If 1,810 people are screened for the defect, which is the best prediction for the number of people with the defect who are identified as having it?

Answer 1

Let \(D\) denote the event that a person has the defect, and \(D'\) the event that a person does not, so \(P(D)=0.06\) and \(P(D')=1-P(D)=0.94\).

Let \(A\) denote the event that the test is positive, and \(A'\) that it's negative. The test is 89% accurate for those that have the defect, meaning \(P(A|D)=0.89\); the test is 76% accurate for people without the defect, meaning \(P(A|D')=0.76\).

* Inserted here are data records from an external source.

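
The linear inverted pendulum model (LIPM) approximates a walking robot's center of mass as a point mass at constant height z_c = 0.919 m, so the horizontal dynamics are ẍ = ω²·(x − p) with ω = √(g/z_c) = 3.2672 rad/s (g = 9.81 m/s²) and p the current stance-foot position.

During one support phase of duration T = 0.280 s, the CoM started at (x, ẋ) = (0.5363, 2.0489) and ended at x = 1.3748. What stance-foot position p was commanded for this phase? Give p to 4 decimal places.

p = 0.1319

ωT = 3.2672·0.280 = 0.914816; cosh(ωT) = 1.448453, sinh(ωT) = 1.047863
x(T) = p + (x₀−p)·cosh(ωT) + (ẋ₀/ω)·sinh(ωT) ⇒ p·(1 − cosh) = x(T) − x₀·cosh − (ẋ₀/ω)·sinh
numerator   = 1.3748 − (0.5363)·1.448453 − (2.0489/3.2672)·1.047863 = -0.059133
denominator = 1 − 1.448453 = -0.448453
p = -0.059133 / -0.448453 = 0.1319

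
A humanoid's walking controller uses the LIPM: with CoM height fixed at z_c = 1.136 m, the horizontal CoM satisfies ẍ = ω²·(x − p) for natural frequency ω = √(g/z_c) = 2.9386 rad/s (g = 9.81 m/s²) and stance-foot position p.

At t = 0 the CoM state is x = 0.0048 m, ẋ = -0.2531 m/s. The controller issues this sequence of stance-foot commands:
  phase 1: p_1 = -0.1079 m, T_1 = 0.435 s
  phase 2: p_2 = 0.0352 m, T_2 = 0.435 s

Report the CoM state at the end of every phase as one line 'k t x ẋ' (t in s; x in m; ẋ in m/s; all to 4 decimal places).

phase 1: p=-0.1079, T=0.435, ωT=1.278291, cosh=1.934506, sinh=1.655993; start (x,ẋ)=(0.004800, -0.253100) → end (x,ẋ)=(-0.032511, 0.058809)
phase 2: p=0.0352, T=0.435, ωT=1.278291, cosh=1.934506, sinh=1.655993; start (x,ẋ)=(-0.032511, 0.058809) → end (x,ẋ)=(-0.062647, -0.215736)

1 0.4350 -0.0325 0.0588
2 0.8700 -0.0626 -0.2157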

You want to find the probability \(P(D|A)\). Let me just look this over to make sure I'm understanding the question properly...

Answer 2

this confused me more than i already was lol

Answer 3

Have you learned Bayes' formula? I'm pretty sure you'll need it for this question.

Answer 4

And in case it wasn't clear, \(P(A|D)\) is the probability of \(A\) given \(D\), i.e. the probability of a person getting a positive result on the test knowing that he/she has the defect.

Answer 5

no i have to take online classes and i dont have anyone to teach me any of it

Answer 6

This video might help wrap your mind around the problem at hand: http://www.youtube.com/watch?v=JGeTcRfKgBo

I haven't watched the entire thing, so I don't know if they do any examples.

Answer 7

thank you

Answer 8

In any case, Bayes' formula states that
\[P(A|B)=\frac{P(B|A)P(A)}{P(B|A)P(A)+P(B|A')P(A')}\]
Then
\[\begin{align*}P(D|A)&=\frac{P(A|D)P(D)}{P(A|D)P(D)+P(A|D')P(D')}\\\\
&=\frac{0.89\times0.06}{0.89\times0.06+0.76\times0.94}\\\\
&\approx0.0695
\end{align*}\]